Peer review is the central mechanism to verify the quality of scientific manuscripts. According to the internet platform SciRev, peer review processes are often lengthy, which delays the distribution of valuable, novel knowledge within the scientific community. To streamline this phase in scientfic knowledge dissemination, SciRev aims to increase transparency of scientific review processes across journals. Therefore, researchers are invited to evaluate their review experience with a journal based on various characteristics, such as duration of review rounds or rejection time or overall satisfaction with the review process. The information provided is aggregated into scores, which feed into a comprehensive database, so that journals become comparable.
Ultimately, researchers can search for journals with an efficient peer review procedure and benefit from timely publication while journal editors have the opportunity to compare their journal’s performance with that of others.
Check out the website to contribute to the database or benefit from your peers’ journal review experiences.
The International Centre for Higher Education Research (INCHER) provides a useful information tool for researchers: a compilation of selected academic journals and abstracts in higher education research.
The recently published lists for 2013 and 2014 comprise 25 thematically relevant, especially international journals for higher education research as well as article titles, author names and abstracts for the volumes 2013 and 2014.
The compilations are provided annually and can be downloaded here.
I recently found a blog that provides a list of higher rducation journals. Although its last update seems to be in 2011, the list provides valuable information on journals’ publishers, impact factors, word limits, covered areas, and acceptance rates. Thanks to the Early Career Higher Education Researchers (ECHER) network for compiling the list.
Over the past three years, we have gathered and sighted literature related to higher education governance and the organization of knowledge work. Now, it is time to open the black box and take a look into a good part of the research that our work is based on. In the RePort project, we’ve used Mendeley as a collaborative tool, which helped us to consolidate publications from the Leuphana and Hamburg teams.
Almost 1,400 authors contributed to 930 studies (avg. 1.5 authors per publication). The most common form of publication is journal articles (68.6%), followed by chapters in edited volumes (14.5%). Monographs (7.2%), working papers (4.8%), project reports (1.8%), dissertations (1.7%), and conference proceedings (1.4%) are of less importance.

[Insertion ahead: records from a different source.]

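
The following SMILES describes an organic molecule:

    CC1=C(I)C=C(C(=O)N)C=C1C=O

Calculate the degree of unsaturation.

6

Degree of unsaturation = (number of rings) + (number of π bonds).
Ring closures in the SMILES: 1.
π bonds: 5 double bonds (each 1 DoU) → 5 DoU from unsaturation.
Total DoU = 1 + 5 = 6.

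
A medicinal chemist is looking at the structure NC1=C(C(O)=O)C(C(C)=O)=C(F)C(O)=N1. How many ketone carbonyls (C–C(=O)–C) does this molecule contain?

The ketone motif appears at heavy-atom position 8 in the SMILES.
Other groups present: 1 carboxylic acid, 1 hydroxyl, 1 primary amine.
Ketone count: 1.

1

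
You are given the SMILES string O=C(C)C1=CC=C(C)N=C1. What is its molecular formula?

Walk through each heavy atom and fill implicit hydrogens from standard valence (C 4, N 3, O 2, S 2, halogen 1):
  atom 1: O, bond orders sum to 2 (valence 2) → 0 H
  atom 2: C, bond orders sum to 4 (valence 4) → 0 H
  atom 3: C, bond orders sum to 1 (valence 4) → 3 H
  atom 4: C, bond orders sum to 4 (valence 4) → 0 H
  atom 5: C, bond orders sum to 3 (valence 4) → 1 H
  atom 6: C, bond orders sum to 3 (valence 4) → 1 H
  atom 7: C, bond orders sum to 4 (valence 4) → 0 H
  atom 8: C, bond orders sum to 1 (valence 4) → 3 H
  atom 9: N, bond orders sum to 3 (valence 3) → 0 H
  atom 10: C, bond orders sum to 3 (valence 4) → 1 H
Totals → C:8, H:9, N:1, O:1.
In Hill order: C8H9NO.

C8H9NO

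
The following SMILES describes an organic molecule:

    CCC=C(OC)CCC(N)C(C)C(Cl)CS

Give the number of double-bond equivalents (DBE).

1

Molecular formula: C12H24ClNOS.
DoU = (2C + 2 + N − H − X) / 2, where X is the halogen count and O/S are ignored.
    = (2·12 + 2 + 1 − 24 − 1) / 2 = 2 / 2 = 1.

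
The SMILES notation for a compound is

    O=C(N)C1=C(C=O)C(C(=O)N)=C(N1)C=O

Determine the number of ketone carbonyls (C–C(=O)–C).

0

Scan the SMILES for the ketone motif — none present.
Groups that are present: 2 aldehyde, 2 amide.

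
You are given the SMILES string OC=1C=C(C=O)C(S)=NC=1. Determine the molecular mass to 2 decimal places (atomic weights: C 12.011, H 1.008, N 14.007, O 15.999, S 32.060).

First, the molecular formula is C6H5NO2S (counting implicit H from valence).
  C: 6 × 12.011 = 72.066
  H: 5 × 1.008 = 5.040
  N: 1 × 14.007 = 14.007
  O: 2 × 15.999 = 31.998
  S: 1 × 32.060 = 32.060
Sum: 6×12.011 + 5×1.008 + 1×14.007 + 2×15.999 + 1×32.060 = 155.171 → 155.17 g/mol.

155.17 g/mol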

The figure displays a network of related journals in our database. The journals are shown as nodes (the size depends on the number of articles in the respective journal). The authors are displayed as ties between the nodes. Two journals are connected if one author contributed an article to both journals. The tie strength indicates if more than one author has published in both journals. The resulting network displays denser clusters of stronger interrelated journals and structural holes with no author connecting the journals. We identify four clusters (three large and one small) in the network. They can be interpreted as outlets for four distinct groups of scholars.

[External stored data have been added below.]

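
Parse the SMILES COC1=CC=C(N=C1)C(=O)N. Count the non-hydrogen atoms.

Every atom symbol written in the SMILES (organic subset) is one heavy atom; implicit H are not written.
Heavy atoms by element → C:7, N:2, O:2.
Total: 11.

11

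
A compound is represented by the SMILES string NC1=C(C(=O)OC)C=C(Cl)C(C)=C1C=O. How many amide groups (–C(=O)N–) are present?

0

Scan the SMILES for the amide motif — none present.
Groups that are present: 1 aldehyde, 1 ester, 1 primary amine.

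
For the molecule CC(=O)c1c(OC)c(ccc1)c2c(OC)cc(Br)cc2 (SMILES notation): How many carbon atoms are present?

16

Count every carbon token in the SMILES (each C, including those in ring-closure positions and inside branches).
Carbon count: 16.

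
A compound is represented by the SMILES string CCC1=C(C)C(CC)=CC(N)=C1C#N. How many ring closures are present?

In SMILES, each pair of matching ring-closure digits denotes one ring-closing bond; the number of such bonds equals the number of independent rings.
Ring-closure bonds here: 1.

1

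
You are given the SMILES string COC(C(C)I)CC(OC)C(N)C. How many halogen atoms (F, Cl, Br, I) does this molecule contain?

1

Halogen atoms appear at heavy-atom position 6 (1×I).
Other groups present: 2 ether, 1 primary amine.
Halogen count: 1.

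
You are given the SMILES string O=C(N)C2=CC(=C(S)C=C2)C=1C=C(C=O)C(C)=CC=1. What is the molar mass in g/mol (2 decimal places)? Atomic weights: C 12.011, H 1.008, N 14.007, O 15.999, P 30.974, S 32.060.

First, the molecular formula is C15H13NO2S (counting implicit H from valence).
  C: 15 × 12.011 = 180.165
  H: 13 × 1.008 = 13.104
  N: 1 × 14.007 = 14.007
  O: 2 × 15.999 = 31.998
  S: 1 × 32.060 = 32.060
Sum: 15×12.011 + 13×1.008 + 1×14.007 + 2×15.999 + 1×32.060 = 271.334 → 271.33 g/mol.

271.33 g/mol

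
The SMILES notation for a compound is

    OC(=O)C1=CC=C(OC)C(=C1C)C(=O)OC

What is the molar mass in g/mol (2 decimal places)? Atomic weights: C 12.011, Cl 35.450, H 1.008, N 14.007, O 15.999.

First, the molecular formula is C11H12O5 (counting implicit H from valence).
  C: 11 × 12.011 = 132.121
  H: 12 × 1.008 = 12.096
  O: 5 × 15.999 = 79.995
Sum: 11×12.011 + 12×1.008 + 5×15.999 = 224.212 → 224.21 g/mol.

224.21 g/mol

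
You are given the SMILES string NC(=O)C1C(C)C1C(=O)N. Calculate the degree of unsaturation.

3

Molecular formula: C6H10N2O2.
DoU = (2C + 2 + N − H − X) / 2, where X is the halogen count and O/S are ignored.
    = (2·6 + 2 + 2 − 10 − 0) / 2 = 6 / 2 = 3.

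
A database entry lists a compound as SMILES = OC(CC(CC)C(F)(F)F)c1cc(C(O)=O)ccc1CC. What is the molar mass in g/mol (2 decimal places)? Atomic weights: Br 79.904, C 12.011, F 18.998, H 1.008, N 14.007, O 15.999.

304.31 g/mol

First, the molecular formula is C15H19F3O3 (counting implicit H from valence).
  C: 15 × 12.011 = 180.165
  F: 3 × 18.998 = 56.994
  H: 19 × 1.008 = 19.152
  O: 3 × 15.999 = 47.997
Sum: 15×12.011 + 3×18.998 + 19×1.008 + 3×15.999 = 304.308 → 304.31 g/mol.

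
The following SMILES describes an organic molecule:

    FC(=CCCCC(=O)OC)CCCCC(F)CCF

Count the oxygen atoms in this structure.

2

Scan the SMILES for O atoms (remember two-letter symbols like Cl and Br are single atoms).
Oxygen count: 2.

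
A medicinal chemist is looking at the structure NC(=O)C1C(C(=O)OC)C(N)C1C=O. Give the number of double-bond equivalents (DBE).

4

Molecular formula: C8H12N2O4.
DoU = (2C + 2 + N − H − X) / 2, where X is the halogen count and O/S are ignored.
    = (2·8 + 2 + 2 − 12 − 0) / 2 = 8 / 2 = 4.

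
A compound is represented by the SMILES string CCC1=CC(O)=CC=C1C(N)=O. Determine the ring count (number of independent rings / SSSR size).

In SMILES, each pair of matching ring-closure digits denotes one ring-closing bond; the number of such bonds equals the number of independent rings.
Ring-closure bonds here: 1.

1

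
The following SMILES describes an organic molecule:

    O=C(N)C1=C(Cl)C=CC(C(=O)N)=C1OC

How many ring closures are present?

1

In SMILES, each pair of matching ring-closure digits denotes one ring-closing bond; the number of such bonds equals the number of independent rings.
Ring-closure bonds here: 1.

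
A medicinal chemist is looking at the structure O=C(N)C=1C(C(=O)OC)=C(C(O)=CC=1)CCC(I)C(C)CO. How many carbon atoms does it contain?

Count every carbon token in the SMILES (each C, including those in ring-closure positions and inside branches).
Carbon count: 15.

15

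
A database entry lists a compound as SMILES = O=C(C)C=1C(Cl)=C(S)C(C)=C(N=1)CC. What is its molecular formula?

Walk through each heavy atom and fill implicit hydrogens from standard valence (C 4, N 3, O 2, S 2, halogen 1):
  atom 1: O, bond orders sum to 2 (valence 2) → 0 H
  atom 2: C, bond orders sum to 4 (valence 4) → 0 H
  atom 3: C, bond orders sum to 1 (valence 4) → 3 H
  atom 4: C, bond orders sum to 4 (valence 4) → 0 H
  atom 5: C, bond orders sum to 4 (valence 4) → 0 H
  atom 6: Cl (halogen, monovalent) → 0 H
  atom 7: C, bond orders sum to 4 (valence 4) → 0 H
  atom 8: S, bond orders sum to 1 (valence 2) → 1 H
  atom 9: C, bond orders sum to 4 (valence 4) → 0 H
  atom 10: C, bond orders sum to 1 (valence 4) → 3 H
  atom 11: C, bond orders sum to 4 (valence 4) → 0 H
  atom 12: N, bond orders sum to 3 (valence 3) → 0 H
  atom 13: C, bond orders sum to 2 (valence 4) → 2 H
  atom 14: C, bond orders sum to 1 (valence 4) → 3 H
Totals → C:10, H:12, Cl:1, N:1, O:1, S:1.

C10H12ClNOS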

1) Upper right: studies on technology transfer and science communication.
2) Upper left: research on higher education management.

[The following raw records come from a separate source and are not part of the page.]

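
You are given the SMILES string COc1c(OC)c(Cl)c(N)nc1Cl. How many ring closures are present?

1

In SMILES, each pair of matching ring-closure digits denotes one ring-closing bond; the number of such bonds equals the number of independent rings.
Ring-closure bonds here: 1.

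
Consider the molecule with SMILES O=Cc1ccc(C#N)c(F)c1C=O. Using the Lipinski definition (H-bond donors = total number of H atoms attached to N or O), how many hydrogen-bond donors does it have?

Donors: find every N or O and count the H atoms it carries.
  atom 1 (O): bond orders sum to 2 → 0 H
  atom 8 (N): bond orders sum to 3 → 0 H
  atom 13 (O): bond orders sum to 2 → 0 H
Lipinski HBD = 0.

0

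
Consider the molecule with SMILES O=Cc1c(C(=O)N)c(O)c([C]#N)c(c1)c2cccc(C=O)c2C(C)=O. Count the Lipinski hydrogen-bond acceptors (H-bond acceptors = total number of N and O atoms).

N atoms: 2; O atoms: 5.
Lipinski HBA = 2 + 5 = 7.

7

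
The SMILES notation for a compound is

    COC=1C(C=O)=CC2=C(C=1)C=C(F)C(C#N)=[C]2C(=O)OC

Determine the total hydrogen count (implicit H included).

10

Walk through each heavy atom and fill implicit hydrogens from standard valence (C 4, N 3, O 2, S 2, halogen 1):
  atom 1: C, bond orders sum to 1 (valence 4) → 3 H
  atom 2: O, bond orders sum to 2 (valence 2) → 0 H
  atom 3: C, bond orders sum to 4 (valence 4) → 0 H
  atom 4: C, bond orders sum to 4 (valence 4) → 0 H
  atom 5: C, bond orders sum to 3 (valence 4) → 1 H
  atom 6: O, bond orders sum to 2 (valence 2) → 0 H
  atom 7: C, bond orders sum to 3 (valence 4) → 1 H
  atom 8: C, bond orders sum to 4 (valence 4) → 0 H
  atom 9: C, bond orders sum to 4 (valence 4) → 0 H
  atom 10: C, bond orders sum to 3 (valence 4) → 1 H
  atom 11: C, bond orders sum to 3 (valence 4) → 1 H
  atom 12: C, bond orders sum to 4 (valence 4) → 0 H
  atom 13: F (halogen, monovalent) → 0 H
  atom 14: C, bond orders sum to 4 (valence 4) → 0 H
  atom 15: C, bond orders sum to 4 (valence 4) → 0 H
  atom 16: N, bond orders sum to 3 (valence 3) → 0 H
  atom 17: C with explicit H count 0
  atom 18: C, bond orders sum to 4 (valence 4) → 0 H
  atom 19: O, bond orders sum to 2 (valence 2) → 0 H
  atom 20: O, bond orders sum to 2 (valence 2) → 0 H
  atom 21: C, bond orders sum to 1 (valence 4) → 3 H
Total hydrogens: 10.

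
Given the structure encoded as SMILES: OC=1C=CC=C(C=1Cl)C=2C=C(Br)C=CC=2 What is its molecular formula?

C12H8BrClO

Walk through each heavy atom and fill implicit hydrogens from standard valence (C 4, N 3, O 2, S 2, halogen 1):
  atom 1: O, bond orders sum to 1 (valence 2) → 1 H
  atom 2: C, bond orders sum to 4 (valence 4) → 0 H
  atom 3: C, bond orders sum to 3 (valence 4) → 1 H
  atom 4: C, bond orders sum to 3 (valence 4) → 1 H
  atom 5: C, bond orders sum to 3 (valence 4) → 1 H
  atom 6: C, bond orders sum to 4 (valence 4) → 0 H
  atom 7: C, bond orders sum to 4 (valence 4) → 0 H
  atom 8: Cl (halogen, monovalent) → 0 H
  atom 9: C, bond orders sum to 4 (valence 4) → 0 H
  atom 10: C, bond orders sum to 3 (valence 4) → 1 H
  atom 11: C, bond orders sum to 4 (valence 4) → 0 H
  atom 12: Br (halogen, monovalent) → 0 H
  atom 13: C, bond orders sum to 3 (valence 4) → 1 H
  atom 14: C, bond orders sum to 3 (valence 4) → 1 H
  atom 15: C, bond orders sum to 3 (valence 4) → 1 H
Totals → C:12, H:8, Br:1, Cl:1, O:1.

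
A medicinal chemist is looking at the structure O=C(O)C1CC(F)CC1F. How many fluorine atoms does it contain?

Scan the SMILES for F atoms (remember two-letter symbols like Cl and Br are single atoms).
Fluorine count: 2.

2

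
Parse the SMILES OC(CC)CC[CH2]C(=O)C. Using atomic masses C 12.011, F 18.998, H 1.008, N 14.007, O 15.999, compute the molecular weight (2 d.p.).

First, the molecular formula is C8H16O2 (counting implicit H from valence).
  C: 8 × 12.011 = 96.088
  H: 16 × 1.008 = 16.128
  O: 2 × 15.999 = 31.998
Sum: 8×12.011 + 16×1.008 + 2×15.999 = 144.214 → 144.21 g/mol.

144.21 g/mol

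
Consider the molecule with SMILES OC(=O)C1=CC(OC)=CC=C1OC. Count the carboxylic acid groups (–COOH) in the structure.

1

The carboxylic acid motif appears at heavy-atom position 2 in the SMILES.
Other groups present: 2 ether.
Carboxylic acid count: 1.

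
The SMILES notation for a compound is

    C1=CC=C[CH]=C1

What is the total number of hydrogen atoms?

Walk through each heavy atom and fill implicit hydrogens from standard valence (C 4, N 3, O 2, S 2, halogen 1):
  atom 1: C, bond orders sum to 3 (valence 4) → 1 H
  atom 2: C, bond orders sum to 3 (valence 4) → 1 H
  atom 3: C, bond orders sum to 3 (valence 4) → 1 H
  atom 4: C, bond orders sum to 3 (valence 4) → 1 H
  atom 5: C with explicit H count 1
  atom 6: C, bond orders sum to 3 (valence 4) → 1 H
Total hydrogens: 6.

6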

3) Lower right: organization and management studies.
4) Lower left: sociological studies.
The most important journals in terms of betweenness centrality (i.e. the number of shortest paths from all nodes to all others that pass through that node) are: Academy of Management Review (401), Higher Education (327), Research Policy (227). These journals attract scholars from different discourses.
Note that the network only covers a small part of the database, since it only contains journal publications. Besides, a threshold was set for 2 authors. Journals with only one author contributing an article to another journal in the database or journals without a connecting author at all (“isolates”) were eliminated for better visualization.